The Media Molecule cofounders.
The Media Molecule cofounders.

What They Talked About: The Develop session was a wide-ranging one, dealing with the birth of both Little Big Planet and Media Molecule and how they nearly found themselves working for Valve.

Alex Evans explained how his career had started at Peter Molyneux's Bullfrog studios making tea and how he moved on to being an "ignorant excitable young programmer" on his way to Seattle to meet Microsoft, once the studio had become Lionhead. He described Molyneux as "an amazing mentor"--a feeling echoed by Mark Healey, who also worked there at the time. They are "very indebted to Lionhead and Bullfrog's history," Evans later said.

At the same time they were working at Lionhead, Evans and Healey were working on Rag Doll Kung Fu, which first drew the interest of Nintendo, who was contemplating it as a potential DS product. It also drew the attention of Valve, and fortuitous timing combined with Valve's desire for a "low risk, low cost" third-party game to test on Steam. It was a game that Healey admitted had been "developed at my kitchen table in my pants," but it became the first-ever non-Valve game to sit on Steam. They also revealed that they had had discussions with the team that went on to create Portal around similarities between some of their projects and how they came quite close to joining Valve themselves, in much the same way the team that created Portal did shortly afterwards.
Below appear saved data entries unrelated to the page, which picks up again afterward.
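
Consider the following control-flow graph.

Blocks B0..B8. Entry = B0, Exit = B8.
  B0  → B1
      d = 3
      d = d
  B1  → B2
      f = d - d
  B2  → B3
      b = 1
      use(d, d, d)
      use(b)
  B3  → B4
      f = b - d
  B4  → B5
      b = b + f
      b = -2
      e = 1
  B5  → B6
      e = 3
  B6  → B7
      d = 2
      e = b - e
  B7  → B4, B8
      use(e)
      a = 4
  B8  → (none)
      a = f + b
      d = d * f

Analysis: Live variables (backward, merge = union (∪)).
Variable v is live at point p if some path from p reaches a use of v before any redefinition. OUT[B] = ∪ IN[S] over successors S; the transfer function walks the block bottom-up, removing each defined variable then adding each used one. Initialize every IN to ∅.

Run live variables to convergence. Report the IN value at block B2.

Per-block solution:
  B0: | IN={} | OUT={d}
  B1: | IN={d} | OUT={d}
  B2: | IN={d} | OUT={b, d}
  B3: | IN={b, d} | OUT={b, f}
  B4: | IN={b, f} | OUT={b, f}
  B5: | IN={b, f} | OUT={b, e, f}
  B6: | IN={b, e, f} | OUT={b, d, e, f}
  B7: | IN={b, d, e, f} | OUT={b, d, f}
  B8: | IN={b, d, f} | OUT={}

Merge at B2: OUT[B2] = IN[B3] = {b, d}
Applying B2's transfer function to that OUT value gives IN[B2] (row B2 above).

Answer: {d}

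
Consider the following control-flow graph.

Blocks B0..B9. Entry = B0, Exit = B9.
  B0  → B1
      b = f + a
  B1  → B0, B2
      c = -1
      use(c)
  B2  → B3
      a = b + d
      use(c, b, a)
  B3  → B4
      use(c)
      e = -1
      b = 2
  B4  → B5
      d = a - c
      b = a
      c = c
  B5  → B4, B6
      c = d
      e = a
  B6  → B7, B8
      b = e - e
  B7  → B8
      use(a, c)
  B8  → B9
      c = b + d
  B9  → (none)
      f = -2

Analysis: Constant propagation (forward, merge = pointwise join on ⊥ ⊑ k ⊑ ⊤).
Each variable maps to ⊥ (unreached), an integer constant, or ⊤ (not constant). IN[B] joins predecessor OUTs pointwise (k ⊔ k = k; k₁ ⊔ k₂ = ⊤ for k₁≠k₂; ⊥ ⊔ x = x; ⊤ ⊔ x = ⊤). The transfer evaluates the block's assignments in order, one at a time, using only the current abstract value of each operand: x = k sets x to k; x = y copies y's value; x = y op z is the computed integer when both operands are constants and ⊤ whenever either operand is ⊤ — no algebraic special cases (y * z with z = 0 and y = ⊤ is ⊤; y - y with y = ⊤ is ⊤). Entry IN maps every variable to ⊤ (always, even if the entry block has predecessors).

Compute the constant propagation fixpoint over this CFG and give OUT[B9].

Converged values:
  B0: | IN=(all ⊤) | OUT=(all ⊤)
  B1: | IN=(all ⊤) | OUT={c:-1; rest ⊤}
  B2: | IN={c:-1; rest ⊤} | OUT={c:-1; rest ⊤}
  B3: | IN={c:-1; rest ⊤} | OUT={b:2, c:-1, e:-1; rest ⊤}
  B4: | IN=(all ⊤) | OUT=(all ⊤)
  B5: | IN=(all ⊤) | OUT=(all ⊤)
  B6: | IN=(all ⊤) | OUT=(all ⊤)
  B7: | IN=(all ⊤) | OUT=(all ⊤)
  B8: | IN=(all ⊤) | OUT=(all ⊤)
  B9: | IN=(all ⊤) | OUT={f:-2; rest ⊤}

Merge at B9: IN[B9] = OUT[B8] = {a: ⊤, b: ⊤, c: ⊤, d: ⊤, e: ⊤, f: ⊤}
Applying B9's transfer function to that IN value gives OUT[B9] (row B9 above).

Answer: {a: ⊤, b: ⊤, c: ⊤, d: ⊤, e: ⊤, f: -2}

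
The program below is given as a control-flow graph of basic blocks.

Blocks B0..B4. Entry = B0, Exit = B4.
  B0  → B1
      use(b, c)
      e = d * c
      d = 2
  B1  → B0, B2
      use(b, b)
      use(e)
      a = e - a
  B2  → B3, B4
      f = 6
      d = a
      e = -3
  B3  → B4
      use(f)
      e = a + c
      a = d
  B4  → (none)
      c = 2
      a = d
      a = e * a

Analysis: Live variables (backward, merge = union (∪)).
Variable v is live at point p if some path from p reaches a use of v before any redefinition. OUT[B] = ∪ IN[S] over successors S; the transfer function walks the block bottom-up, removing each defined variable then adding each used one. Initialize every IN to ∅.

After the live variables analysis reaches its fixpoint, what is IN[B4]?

Answer: {d, e}

Derivation:
Converged values:
  B0:   IN={a, b, c, d}   OUT={a, b, c, d, e}
  B1:   IN={a, b, c, d, e}   OUT={a, b, c, d}
  B2:   IN={a, c}   OUT={a, c, d, e, f}
  B3:   IN={a, c, d, f}   OUT={d, e}
  B4:   IN={d, e}   OUT={}

B4 is the boundary node: OUT[B4] = {}
Applying B4's transfer function to that OUT value gives IN[B4] (row B4 above).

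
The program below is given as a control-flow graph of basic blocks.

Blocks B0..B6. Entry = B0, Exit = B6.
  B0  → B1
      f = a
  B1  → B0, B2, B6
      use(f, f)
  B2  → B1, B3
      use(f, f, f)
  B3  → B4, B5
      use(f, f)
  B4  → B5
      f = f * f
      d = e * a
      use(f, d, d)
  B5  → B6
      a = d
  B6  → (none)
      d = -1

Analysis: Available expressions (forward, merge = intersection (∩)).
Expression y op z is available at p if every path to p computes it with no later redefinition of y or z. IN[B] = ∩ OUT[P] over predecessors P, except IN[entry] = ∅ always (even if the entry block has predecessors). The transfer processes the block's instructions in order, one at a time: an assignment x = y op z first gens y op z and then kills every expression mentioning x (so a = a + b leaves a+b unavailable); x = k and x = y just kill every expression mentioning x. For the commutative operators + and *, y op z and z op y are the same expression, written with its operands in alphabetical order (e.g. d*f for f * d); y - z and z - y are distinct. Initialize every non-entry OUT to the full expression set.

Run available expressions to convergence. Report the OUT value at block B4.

Answer: {a*e}

Working:
Fixpoint table:
  B0:  IN={}  OUT={}
  B1:  IN={}  OUT={}
  B2:  IN={}  OUT={}
  B3:  IN={}  OUT={}
  B4:  IN={}  OUT={a*e}
  B5:  IN={}  OUT={}
  B6:  IN={}  OUT={}

Merge at B4: IN[B4] = OUT[B3] = {}
Applying B4's transfer function to that IN value gives OUT[B4] (row B4 above).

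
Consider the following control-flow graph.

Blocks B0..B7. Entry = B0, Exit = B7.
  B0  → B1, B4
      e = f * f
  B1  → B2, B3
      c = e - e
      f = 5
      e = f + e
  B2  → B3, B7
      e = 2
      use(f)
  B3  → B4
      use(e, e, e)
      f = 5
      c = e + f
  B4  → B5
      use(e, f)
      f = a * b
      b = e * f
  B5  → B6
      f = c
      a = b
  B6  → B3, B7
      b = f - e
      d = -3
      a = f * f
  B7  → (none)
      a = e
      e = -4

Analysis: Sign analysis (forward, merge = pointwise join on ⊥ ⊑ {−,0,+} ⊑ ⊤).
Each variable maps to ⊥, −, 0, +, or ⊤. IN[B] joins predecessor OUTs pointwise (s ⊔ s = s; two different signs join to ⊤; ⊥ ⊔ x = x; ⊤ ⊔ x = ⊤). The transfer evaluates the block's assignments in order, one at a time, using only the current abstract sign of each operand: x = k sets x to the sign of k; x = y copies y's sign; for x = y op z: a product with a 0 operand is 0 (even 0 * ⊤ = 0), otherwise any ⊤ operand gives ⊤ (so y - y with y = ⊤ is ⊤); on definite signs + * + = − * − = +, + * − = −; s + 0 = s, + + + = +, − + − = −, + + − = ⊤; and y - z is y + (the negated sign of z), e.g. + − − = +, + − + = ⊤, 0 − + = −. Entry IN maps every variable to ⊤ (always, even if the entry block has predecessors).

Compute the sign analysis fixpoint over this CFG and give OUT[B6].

Per-block solution:
  B0:  IN=(all ⊤)  OUT=(all ⊤)
  B1:  IN=(all ⊤)  OUT={f:+; rest ⊤}
  B2:  IN={f:+; rest ⊤}  OUT={e:+, f:+; rest ⊤}
  B3:  IN=(all ⊤)  OUT={f:+; rest ⊤}
  B4:  IN=(all ⊤)  OUT=(all ⊤)
  B5:  IN=(all ⊤)  OUT=(all ⊤)
  B6:  IN=(all ⊤)  OUT={d:-; rest ⊤}
  B7:  IN=(all ⊤)  OUT={e:-; rest ⊤}

Merge at B6: IN[B6] = OUT[B5] = {a: ⊤, b: ⊤, c: ⊤, d: ⊤, e: ⊤, f: ⊤}
Applying B6's transfer function to that IN value gives OUT[B6] (row B6 above).

Answer: {a: ⊤, b: ⊤, c: ⊤, d: -, e: ⊤, f: ⊤}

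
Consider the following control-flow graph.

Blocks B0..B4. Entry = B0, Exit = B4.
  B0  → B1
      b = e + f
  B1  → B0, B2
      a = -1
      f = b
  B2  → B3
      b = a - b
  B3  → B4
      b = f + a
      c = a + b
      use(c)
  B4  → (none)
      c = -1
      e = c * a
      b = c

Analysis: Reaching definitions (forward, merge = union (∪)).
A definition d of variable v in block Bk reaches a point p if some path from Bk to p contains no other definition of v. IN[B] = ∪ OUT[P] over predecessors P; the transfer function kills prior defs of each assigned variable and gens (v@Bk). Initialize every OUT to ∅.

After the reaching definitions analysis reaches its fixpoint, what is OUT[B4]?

Answer: {a@B1, b@B4, c@B4, e@B4, f@B1}

Derivation:
Converged values:
  B0:   IN={a@B1, b@B0, f@B1}   OUT={a@B1, b@B0, f@B1}
  B1:   IN={a@B1, b@B0, f@B1}   OUT={a@B1, b@B0, f@B1}
  B2:   IN={a@B1, b@B0, f@B1}   OUT={a@B1, b@B2, f@B1}
  B3:   IN={a@B1, b@B2, f@B1}   OUT={a@B1, b@B3, c@B3, f@B1}
  B4:   IN={a@B1, b@B3, c@B3, f@B1}   OUT={a@B1, b@B4, c@B4, e@B4, f@B1}

Merge at B4: IN[B4] = OUT[B3] = {a@B1, b@B3, c@B3, f@B1}
Applying B4's transfer function to that IN value gives OUT[B4] (row B4 above).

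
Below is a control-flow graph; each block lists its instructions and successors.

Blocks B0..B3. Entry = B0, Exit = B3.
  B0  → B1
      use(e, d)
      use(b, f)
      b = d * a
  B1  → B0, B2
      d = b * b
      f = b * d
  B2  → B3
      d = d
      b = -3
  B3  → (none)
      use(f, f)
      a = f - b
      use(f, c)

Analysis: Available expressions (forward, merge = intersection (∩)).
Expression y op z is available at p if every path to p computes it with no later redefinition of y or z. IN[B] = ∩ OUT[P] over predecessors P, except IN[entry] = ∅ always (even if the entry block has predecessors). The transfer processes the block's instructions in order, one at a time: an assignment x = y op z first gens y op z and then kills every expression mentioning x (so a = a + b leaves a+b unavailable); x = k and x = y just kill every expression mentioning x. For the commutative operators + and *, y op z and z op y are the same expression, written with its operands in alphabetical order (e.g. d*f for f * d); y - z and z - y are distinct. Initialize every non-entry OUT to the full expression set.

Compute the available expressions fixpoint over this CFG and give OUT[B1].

Answer: {b*b, b*d}

Derivation:
Fixpoint table:
  B0:   IN={}   OUT={a*d}
  B1:   IN={a*d}   OUT={b*b, b*d}
  B2:   IN={b*b, b*d}   OUT={}
  B3:   IN={}   OUT={f-b}

Merge at B1: IN[B1] = OUT[B0] = {a*d}
Applying B1's transfer function to that IN value gives OUT[B1] (row B1 above).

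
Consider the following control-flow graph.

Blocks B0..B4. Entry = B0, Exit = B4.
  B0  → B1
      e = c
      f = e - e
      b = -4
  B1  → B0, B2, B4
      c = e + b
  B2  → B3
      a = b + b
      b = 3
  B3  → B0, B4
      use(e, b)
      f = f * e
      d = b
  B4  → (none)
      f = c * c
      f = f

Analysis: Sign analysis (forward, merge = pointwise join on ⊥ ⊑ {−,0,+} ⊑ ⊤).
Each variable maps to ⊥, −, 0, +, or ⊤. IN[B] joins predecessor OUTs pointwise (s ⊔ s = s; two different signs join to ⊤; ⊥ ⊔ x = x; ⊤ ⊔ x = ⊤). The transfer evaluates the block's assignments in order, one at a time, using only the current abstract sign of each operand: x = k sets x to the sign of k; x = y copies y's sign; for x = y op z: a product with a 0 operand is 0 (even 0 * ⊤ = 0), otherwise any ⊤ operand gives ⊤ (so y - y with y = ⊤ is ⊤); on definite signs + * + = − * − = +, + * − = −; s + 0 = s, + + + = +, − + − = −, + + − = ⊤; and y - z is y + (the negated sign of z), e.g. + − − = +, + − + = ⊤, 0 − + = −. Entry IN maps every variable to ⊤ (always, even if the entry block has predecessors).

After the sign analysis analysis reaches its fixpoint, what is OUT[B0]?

Converged values:
  B0:   IN=(all ⊤)   OUT={b:-; rest ⊤}
  B1:   IN={b:-; rest ⊤}   OUT={b:-; rest ⊤}
  B2:   IN={b:-; rest ⊤}   OUT={a:-, b:+; rest ⊤}
  B3:   IN={a:-, b:+; rest ⊤}   OUT={a:-, b:+, d:+; rest ⊤}
  B4:   IN=(all ⊤)   OUT=(all ⊤)

Merge at B0 (entry node, so the boundary value (all ⊤) is joined with the incoming edge(s)): IN[B0] = (all ⊤) ⊔ OUT[B1] ⊔ OUT[B3] = {a: ⊤, b: ⊤, c: ⊤, d: ⊤, e: ⊤, f: ⊤}
Applying B0's transfer function to that IN value gives OUT[B0] (row B0 above).

Answer: {a: ⊤, b: -, c: ⊤, d: ⊤, e: ⊤, f: ⊤}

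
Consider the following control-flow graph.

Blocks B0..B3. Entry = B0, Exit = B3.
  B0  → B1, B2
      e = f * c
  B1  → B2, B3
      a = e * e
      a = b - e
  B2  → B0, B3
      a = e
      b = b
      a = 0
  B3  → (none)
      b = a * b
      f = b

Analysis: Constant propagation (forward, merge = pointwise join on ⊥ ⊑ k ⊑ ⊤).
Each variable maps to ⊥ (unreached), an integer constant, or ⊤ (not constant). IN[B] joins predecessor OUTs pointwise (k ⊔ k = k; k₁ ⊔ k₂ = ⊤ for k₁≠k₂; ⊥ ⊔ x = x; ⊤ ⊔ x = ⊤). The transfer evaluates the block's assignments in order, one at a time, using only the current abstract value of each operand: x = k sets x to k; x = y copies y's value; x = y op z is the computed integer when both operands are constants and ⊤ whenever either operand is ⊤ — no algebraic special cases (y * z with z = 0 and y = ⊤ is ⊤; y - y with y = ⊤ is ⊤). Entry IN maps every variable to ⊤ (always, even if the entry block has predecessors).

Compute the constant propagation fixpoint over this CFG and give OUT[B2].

Answer: {a: 0, b: ⊤, c: ⊤, d: ⊤, e: ⊤, f: ⊤}

Derivation:
Fixpoint table:
  B0:   IN=(all ⊤)   OUT=(all ⊤)
  B1:   IN=(all ⊤)   OUT=(all ⊤)
  B2:   IN=(all ⊤)   OUT={a:0; rest ⊤}
  B3:   IN=(all ⊤)   OUT=(all ⊤)

Merge at B2: IN[B2] = OUT[B0] ⊔ OUT[B1] = {a: ⊤, b: ⊤, c: ⊤, d: ⊤, e: ⊤, f: ⊤}
Applying B2's transfer function to that IN value gives OUT[B2] (row B2 above).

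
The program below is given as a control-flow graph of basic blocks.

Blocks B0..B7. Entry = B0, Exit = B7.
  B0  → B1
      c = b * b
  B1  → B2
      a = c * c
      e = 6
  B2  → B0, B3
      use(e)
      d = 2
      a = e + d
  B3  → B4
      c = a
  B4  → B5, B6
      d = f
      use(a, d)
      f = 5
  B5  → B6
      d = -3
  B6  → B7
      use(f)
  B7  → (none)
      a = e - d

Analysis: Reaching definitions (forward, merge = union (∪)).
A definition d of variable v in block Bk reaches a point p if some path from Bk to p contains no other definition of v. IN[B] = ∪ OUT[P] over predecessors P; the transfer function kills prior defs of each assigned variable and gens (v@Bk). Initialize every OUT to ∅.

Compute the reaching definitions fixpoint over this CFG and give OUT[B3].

Fixpoint table:
  B0: | IN={a@B2, c@B0, d@B2, e@B1} | OUT={a@B2, c@B0, d@B2, e@B1}
  B1: | IN={a@B2, c@B0, d@B2, e@B1} | OUT={a@B1, c@B0, d@B2, e@B1}
  B2: | IN={a@B1, c@B0, d@B2, e@B1} | OUT={a@B2, c@B0, d@B2, e@B1}
  B3: | IN={a@B2, c@B0, d@B2, e@B1} | OUT={a@B2, c@B3, d@B2, e@B1}
  B4: | IN={a@B2, c@B3, d@B2, e@B1} | OUT={a@B2, c@B3, d@B4, e@B1, f@B4}
  B5: | IN={a@B2, c@B3, d@B4, e@B1, f@B4} | OUT={a@B2, c@B3, d@B5, e@B1, f@B4}
  B6: | IN={a@B2, c@B3, d@B4, d@B5, e@B1, f@B4} | OUT={a@B2, c@B3, d@B4, d@B5, e@B1, f@B4}
  B7: | IN={a@B2, c@B3, d@B4, d@B5, e@B1, f@B4} | OUT={a@B7, c@B3, d@B4, d@B5, e@B1, f@B4}

Merge at B3: IN[B3] = OUT[B2] = {a@B2, c@B0, d@B2, e@B1}
Applying B3's transfer function to that IN value gives OUT[B3] (row B3 above).

Answer: {a@B2, c@B3, d@B2, e@B1}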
They then moved on to discussing the birth of Little Big Planet, showing off a video of the very earliest tech demo for the project that became LBP. They then moved swiftly on to discussing the relationship between Media Molecule and Sony, specifically how Sony initially saw the game and later championed it. Evans revealed that Phil Harrison initially wanted LBP to evolve into a free-to-play downloadable title and "all manner of other buzzwords we haven't hit yet."

After discussing the rapid evolution of Little Big Planet from its birth right through to LBP2--mentioning that nearly 1 billion LBP levels have now been played through by the community--they moved on to discussing the future. Healey likened the process of moving on from Little Big Planet to a child leaving home, but made it clear that moving on from being a "single-threaded company" was necessary to stop things from "getting stale."

While none of the speakers gave any hints to suggest exactly what was coming next from Media Molecule, Evans and Healey did make it clear they had no interest in playing it safe. Risk taking is very important, they said--and the bigger the risk, the bigger the payoff.

Quote: By joining Valve, Evans said, they could have unwittingly "screwed the world out of Portal."

Takeaway: Media Molecule was born from a small collection of dedicated people who felt they had the expertise to make a game themselves. The studio has grown very slowly and has tried to keep the focus on getting rapid results and keeping things fresh.